Mike Chapin
Community and Alumni
Relations Director
Phone: 630-301-5044
Cell: 630-849-3798
Fax: 630-844-5710
e-mail: mchapin@sd129.org
Tickets for West Aurora High School ’s May production of “Miss Saigon” can be obtained by placing an order over the phone at 301-5600. Ordered tickets will be available for pickup the following day at the reception desk just inside the main entrance of the school at 1201 W. New York St. , Aurora .
Performances this first-ever Illinois high school production are at 7:30 p.m. on May 3, 4 and 5 at West High Auditorium. Tickets are $10.
Students already are rehearsing the musical most nights after school until 5:30 or 6 p.m. Fifty-five students are in the cast, with another 21 in the pit orchestra and 20 in stage crew, including props and make-up. The choreographer and three student directors are all seniors. Donna Letzter is the director. Ken Ruffalo is the assistant director and John Proczko is helping him. Lindsey Townsend is dance choreographer, Meg Papadolias is musical director and John McLear is the pit orchestra director.

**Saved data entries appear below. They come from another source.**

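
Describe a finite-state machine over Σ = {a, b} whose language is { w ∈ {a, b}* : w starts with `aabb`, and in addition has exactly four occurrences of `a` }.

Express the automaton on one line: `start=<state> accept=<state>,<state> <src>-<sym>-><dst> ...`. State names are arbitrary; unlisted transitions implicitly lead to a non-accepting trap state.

start=q0 accept=q12 q0-a->q1 q0-b->q2 q1-a->q3 q1-b->q4 q2-a->q4 q2-b->q2 q3-a->q5 q3-b->q6 q4-a->q7 q4-b->q4 q5-a->q8 q5-b->q5 q6-a->q5 q6-b->q9 q7-a->q5 q7-b->q7 q8-a->q10 q8-b->q8 q9-a->q11 q9-b->q9 q10-a->q10 q10-b->q10 q11-a->q12 q11-b->q11 q12-a->q13 q12-b->q12 q13-a->q13 q13-b->q13

Run two small machines in parallel and take their product. One (6 states) tracks whether the input so far still matches the prefix `aabb`; the other (6 states) tracks the count of `a`s, saturating at 5. Each combined state is a pair, one component from each; accept when both components accept.
          a    b  
>  q0     q1   q2 
   q1     q3   q4 
   q2     q4   q2 
   q3     q5   q6 
   q4     q7   q4 
   q5     q8   q5 
   q6     q5   q9 
   q7     q5   q7 
   q8    q10   q8 
   q9    q11   q9 
   q10   q10  q10 
   q11   q12  q11 
 * q12   q13  q12 
   q13   q13  q13 
(> = start, * = accepting)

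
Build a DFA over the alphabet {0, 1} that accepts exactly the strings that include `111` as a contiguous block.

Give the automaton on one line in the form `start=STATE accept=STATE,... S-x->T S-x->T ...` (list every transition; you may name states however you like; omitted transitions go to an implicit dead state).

start=q0 accept=q3 q0-0->q0 q0-1->q1 q1-0->q0 q1-1->q2 q2-0->q0 q2-1->q3 q3-0->q3 q3-1->q3

States q0..q2 record the length of the longest prefix of `111` that matches the current input suffix. Reaching q3 means `111` has been seen, and we stay there forever. Accept from q3.
With 4 states:
        0   1  
>  q0   q0  q1 
   q1   q0  q2 
   q2   q0  q3 
 * q3   q3  q3 
(> = start, * = accepting)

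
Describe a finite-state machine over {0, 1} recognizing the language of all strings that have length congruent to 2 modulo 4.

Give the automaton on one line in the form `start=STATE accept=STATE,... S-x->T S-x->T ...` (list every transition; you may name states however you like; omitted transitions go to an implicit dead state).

start=A accept=C A-0->B A-1->B B-0->C B-1->C C-0->D C-1->D D-0->A D-1->A

Only the length mod 4 matters, so use a 4-cycle: from any state, every input symbol moves to the next state, wrapping D back to A. Mark C accepting.
4 states suffice.
       0  1 
>  A   B  B 
   B   C  C 
 * C   D  D 
   D   A  A 
(> = start, * = accepting)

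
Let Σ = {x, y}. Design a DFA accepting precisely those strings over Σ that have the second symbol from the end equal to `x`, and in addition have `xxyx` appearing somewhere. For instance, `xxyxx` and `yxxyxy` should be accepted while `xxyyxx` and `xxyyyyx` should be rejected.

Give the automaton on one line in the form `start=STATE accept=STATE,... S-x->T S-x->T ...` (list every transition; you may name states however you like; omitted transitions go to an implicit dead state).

start=q0 accept=q9,q10 q0-x->q1 q0-y->q2 q1-x->q3 q1-y->q4 q2-x->q5 q2-y->q6 q3-x->q3 q3-y->q7 q4-x->q5 q4-y->q6 q5-x->q3 q5-y->q4 q6-x->q5 q6-y->q6 q7-x->q8 q7-y->q6 q8-x->q9 q8-y->q10 q9-x->q9 q9-y->q10 q10-x->q8 q10-y->q11 q11-x->q8 q11-y->q11

Handle the two conditions separately and then intersect. One (7 states) tracks the last 2 symbols read; the other (5 states) tracks whether and how much of `xxyx` has been seen. Each combined state is a pair, one component from each; accept when both components accept.
12 states suffice.
          x    y  
>  q0     q1   q2 
   q1     q3   q4 
   q2     q5   q6 
   q3     q3   q7 
   q4     q5   q6 
   q5     q3   q4 
   q6     q5   q6 
   q7     q8   q6 
   q8     q9  q10 
 * q9     q9  q10 
 * q10    q8  q11 
   q11    q8  q11 
(> = start, * = accepting)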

Students are learning to do all the make-up themselves. There are several changes during the show for students to go from American to Vietnamese make-up and costumes. Except for the helicopter and a couple of other pieces, the high school stage crew will construct the set. The crew will run the lights and sound as well.
It is worth noting that many of these students are also performing in three spring choir concerts and several band performances, in addition to their homework, jobs and other activities. It is an incredible commitment.
“Miss Saigon” is a musical by Claude-Michel Schönberg and Alain Boublil, with lyrics by Richard Maltby, Jr.. It premiered in London in 1989 and opened in New York in 1991.
Miss Saigon” is a modern adaptation of Giacomo Puccini's opera “Madame Butterfly,” and similarly tells the tragic tale of a doomed romance involving an Asian woman abandoned by her Caucasian lover. The setting of the plot is relocated to the 1970's Saigon during the Vietnam War, and Madame Butterfly's American Lieutenant and Japanese geisha relationship is replaced by a romance between an American GI and a Vietnamese bar girl.